Daniel Vitry,  revisite des extraits de ce pilier du libéralisme.

Milton Friedman, né en 1912, est mort en 1976. Il fut Professeur d’économie à l’Université de Chicago de 1948 à 1977, fondateur de « l’Ecole de Chicago », conseiller des Présidents Nixon puis Reagan. Il est le douzième Prix Nobel d’économie décerné en 1976. Milton Friedman est particulièrement connu pour être le créateur de l’école monétariste et s’opposer aux thèses keynésiennes. Le texte ci-joint est un résumé très dense d’une partie de ses thèses ; profondément opposé aux déficits budgétaires, Milton Friedman préfère cependant les déficits aux augmentations d’impôts. Pourquoi ? Les déficits nécessaires à une action de relance « à la Keynes » sont beaucoup plus faciles à faire accepter que les augmentations d’impôts. L’inflation qui ne manquera pas d’être ainsi déclenchée jouera le même rôle qu’une augmentation d’impôts de façon indolore, mais profondément injuste parce qu’elle pèse plus lourd sur les faibles revenus que sur les revenus élevés. Ceci étant évidemment inacceptable, les déficits le sont aussi.
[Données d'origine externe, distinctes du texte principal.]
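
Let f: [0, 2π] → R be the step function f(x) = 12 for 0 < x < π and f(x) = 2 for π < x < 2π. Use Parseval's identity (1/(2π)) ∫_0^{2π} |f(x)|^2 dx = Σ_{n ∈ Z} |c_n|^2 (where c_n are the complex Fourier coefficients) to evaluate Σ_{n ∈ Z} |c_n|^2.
Σ |c_n|^2 = 74

Parseval equates the L^2 energy of f (normalised by 1/(2π)) with the ℓ^2 sum of its Fourier coefficients: (1/(2π)) ∫_0^{2π} |f|^2 = Σ |c_n|^2.
Compute the left side: (1/(2π)) [∫_0^π 12^2 dx + ∫_π^{2π} 2^2 dx] = (1/(2π)) · (144π + 4π) = (144 + 4)/2 = 74.
So Σ_{n ∈ Z} |c_n|^2 = 74.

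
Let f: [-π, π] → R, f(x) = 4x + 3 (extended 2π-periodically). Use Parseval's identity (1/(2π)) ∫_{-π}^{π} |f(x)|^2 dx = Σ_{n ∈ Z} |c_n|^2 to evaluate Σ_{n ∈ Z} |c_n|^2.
Σ |c_n|^2 = 16π^2/3 + 9

Expand and integrate term by term over [-π, π]:
  ∫ (4x)^2 dx = 16·(2π^3/3); ∫ 2·4·(3)·x dx = 0 (odd integrand); ∫ 3^2 dx = 9·2π.
So (1/(2π)) ∫_{-π}^{π} (4x + 3)^2 dx = 16π^2/3 + 9 = 16π^2/3 + 9.
Parseval ⇒ Σ |c_n|^2 = 16π^2/3 + 9.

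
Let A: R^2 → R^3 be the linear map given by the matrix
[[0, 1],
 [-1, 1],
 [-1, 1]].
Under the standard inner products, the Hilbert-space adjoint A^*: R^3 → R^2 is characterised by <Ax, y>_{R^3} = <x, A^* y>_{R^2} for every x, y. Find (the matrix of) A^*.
A^* = A^T =
[[0, -1, -1],
 [1, 1, 1]]

For real matrices with standard dot products, the defining identity <Ax, y> = <x, A^* y> gives (Ax)^T y = x^T (A^*) y, i.e. x^T A^T y = x^T (A^*) y. Since this holds for all x, y, we must have A^* = A^T. Therefore
A^* =
[[0, -1, -1],
 [1, 1, 1]].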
Les déficits auraient-ils relancé la production et l’emploi ? La réponse de Friedman est négative contrairement au théorème bien connu de l’effet multiplicateur de Keynes. Pour que le théorème  keynésien fonctionne il faut accepter l’hypothèse très conforme à l’intuition que la consommation courante dépend du revenu courant. Les déficits se traduisant par une augmentation de revenu courant, l’effet multiplicateur peut se mettre en place. Friedman pense au contraire que le revenu et la consommation ont chacun une composante permanente et une composante transitoire. La consommation permanente dépend bien du revenu permanent mais la composante transitoire de la consommation n’a aucun lien  stable avec le revenu transitoire. Les déficits se traduisant par des revenus transitoires ; ils ne déclencheront aucun effet  prévisible de façon certaine. Ils sont donc inefficaces.

Ainsi, habilement, Friedman démontre que préférer les déficits aux augmentations d’impôts est une facilité politique dont le résultat économique est vain, l’inflation se chargeant d’en effacer les conséquences. Friedman a défendu un  amendement constitutionnel exigeant du gouvernement fédéral qu’il présente un budget en équilibre. Cet amendement a été voté par le Sénat le 4 août 1982 mais a échoué devant la Chambre des Représentants.